Rossi non si è mai accontentato di contare i titoli in salotto. Avremmo dovuto capirlo già diciotto anni fa. Chissà, forse quella gag a Brno nel 2003 – lui travestito da prigioniero con il piccone e la palla di piombo legata al piede – conteneva anche una patina di serietà. Condannato a vincere era il significato dell’esultanza. Anche per questo Valentino aveva deciso, contro ogni pronostico, di abbandonare Honda per abbracciare il progetto Yamaha, un team di metà classifica, il cui pilota di punta, Alex Barros, era arrivato appena nono a fine stagione. Rossi avrebbe raggiunto i quindici titoli di Agostini con la Honda? Possibile, anche perché forse la Tech-3 non avrebbe raggiunto quel grado di eccellenza. La sfida a sé stessi e alla tecnologia, però, viene prima della bacheca. Lo stesso ragionamento per cui, nel 2010, pur in ottimo stato di forma dopo la frattura esposta di tibia e perone che gli era costata il decimo Mondiale, aveva deciso di cambiare di nuovo squadra e di accasarsi alla Ducati.
La tradizione sportiva italiana non vive solo di personaggi ossessionati dalla vittoria. Anzi, le sconfitte hanno intagliato l’epica di alcune delle figure più amate, più di quanto avrebbe potuto fare qualsiasi successo. Forse perché le cadute, dentro e fuori dal campo o dalla pista, diventano un riflesso delle difficoltà e, nel migliore dei casi, della capacità di reagire: Pantani squalificato al Giro, Baggio relegato alla provincia, Totti che rischia di rimanere senza una caviglia prima del mondiale. Valentino Rossi rispetto a loro vive in un limbo, perché è stato un vincitore seriale e più di lui hanno raccolto solo Agostini e Nieto, però ha coltivato un rapporto con la sconfitta che è intenso tanto quanto i suoi trionfi. Chi se li dimentica i suoi occhi nel paddock nel 2006, dopo la caduta nel ghiaione di Valencia che aveva dato il titolo all’amico Nicky Hayden? Era l’ultima gara, Rossi dominava la classe regina da cinque anni.

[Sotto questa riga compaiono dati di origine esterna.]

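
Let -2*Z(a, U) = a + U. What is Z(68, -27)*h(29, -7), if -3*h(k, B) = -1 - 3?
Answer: -82/3 ≈ -27.333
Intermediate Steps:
Z(a, U) = -U/2 - a/2 (Z(a, U) = -(a + U)/2 = -(U + a)/2 = -U/2 - a/2)
h(k, B) = 4/3 (h(k, B) = -(-1 - 3)/3 = -1/3*(-4) = 4/3)
Z(68, -27)*h(29, -7) = (-1/2*(-27) - 1/2*68)*(4/3) = (27/2 - 34)*(4/3) = -41/2*4/3 = -82/3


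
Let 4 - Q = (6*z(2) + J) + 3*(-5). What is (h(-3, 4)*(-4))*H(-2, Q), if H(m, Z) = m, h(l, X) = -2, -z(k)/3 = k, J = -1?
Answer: -16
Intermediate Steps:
z(k) = -3*k
Q = 56 (Q = 4 - ((6*(-3*2) - 1) + 3*(-5)) = 4 - ((6*(-6) - 1) - 15) = 4 - ((-36 - 1) - 15) = 4 - (-37 - 15) = 4 - 1*(-52) = 4 + 52 = 56)
(h(-3, 4)*(-4))*H(-2, Q) = -2*(-4)*(-2) = 8*(-2) = -16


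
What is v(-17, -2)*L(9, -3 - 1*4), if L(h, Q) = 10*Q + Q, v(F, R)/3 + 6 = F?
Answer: 5313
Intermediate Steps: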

Le sue vittorie erano diventate quasi scontate, ma ci aveva pensato lui stesso a riportarci alla realtà: «Mi sarebbe piaciuto chiudere da imbattibile, ma succede solo nei fumetti». L’anno seguente, l’esplosione di Casey Stoner e della Ducati gommata Bridgestone sembrava aver dissolto del tutto l’aura divina del Dottore.
Poi però la rinascita, la capacità, grazie ai corpo a corpo, di entrare sottopelle prima a Stoner e poi a Lorenzo - «quando già ero vecchio e mi davano per finito», ci ha tenuto a ricordare ieri pomeriggio – nei due sorpassi più epici della sua carriera, quello al Cavatappi di Laguna Seca 2008 e quello all’ultima curva in Catalogna nel 2009. Il decimo titolo, però, è rimasto un miraggio: un po’ per il già citato infortunio del 2010, un po’ per la cattiva decisione di andare in Ducati, un po’ per Marc Marquez che si era messo di traverso nel 2015 – forse anche lui infastidito dal dominio tecnico e psicologico di Rossi a Termas de Río Hondo e ad Assen, fregato in entrambi i casi a fine gara.
Rossi continuava ad abitare le nostre domeniche, magari un po’ più indietro in griglia, eppure per qualcuno era già arrivato il momento di dire basta, come se si trattasse di un animale da sopprimere. Avrebbe dovuto essere chiaro, a quel punto, che senza la competitività dei giorni migliori, le gare per Valentino erano puro piacere primordiale, lo stesso piacere che da ragazzino lo aveva spinto a truccare il motore della sua Apecar a Tavullia – e che di riflesso avrebbe spinto una generazione intera, a metà anni Duemila, a elaborare motori e marmitte di Aerox blu col quarantasei stampato in carena.
Come se non bastasse, ci ha tenuto a ribadirlo anche nella conferenza stampa d’addio, con parole che dovrebbero farci riflettere sul nostro cinismo nei confronti dei fuoriclasse in decadenza: «È dura prendere questa decisione, avrei voluto correre per altri 25 anni ma è arrivato il momento di dire basta. […]È un momento triste e difficile, dire che l’anno prossimo non correrò con una moto. Ho fatto questo per quasi 30 anni e l’anno prossimo la mia vita cambierà da un certo punto di vista».
La dualità della carriera di Rossi, la compresenza di trionfi senza precedenti e di delusioni mai rimosse come quella del 2015, è un lascito prezioso per chi sa accettare la fallacia dei campioni. Se i siparietti post-gara, i sorpassi epici, persino gli spot pubblicitari hanno contribuito a trasformarlo in un’icona globale, e di fatto nell’uomo franchigia della MotoGp, i periodi bui e il senso di ingiustizia hanno cementato per sempre il rapporto coi suoi tifosi più stretti.
Pur di vederlo vincere, i suoi sostenitori avrebbero sempre scelto la strada più comoda. Se non fosse stato per il suo pensiero così fuori dagli schemi, però, Valentino non avrebbe avuto la stessa grandezza. La sua inquietudine, il bisogno di saggiare più e più moto per vedere se avrebbe potuto superare nuovi confini, ci invitano a ragionare in maniera diversa anche in uno sport sostanzialmente individuale come il motociclismo, dove è più facile valutare i protagonisti solo in base al palmarès. Più che la somma dei titoli, allora, dovremmo misurare quanto grandi sono le singole vittorie, qual è la loro storia, qual è il percorso di rinascita che le accompagna. Smetteremmo di farci ossessionare da quel mancato decimo Mondiale e dalla possibilità che Marc Marquez ne vinca più di lui: vale per i tifosi e per i detrattori.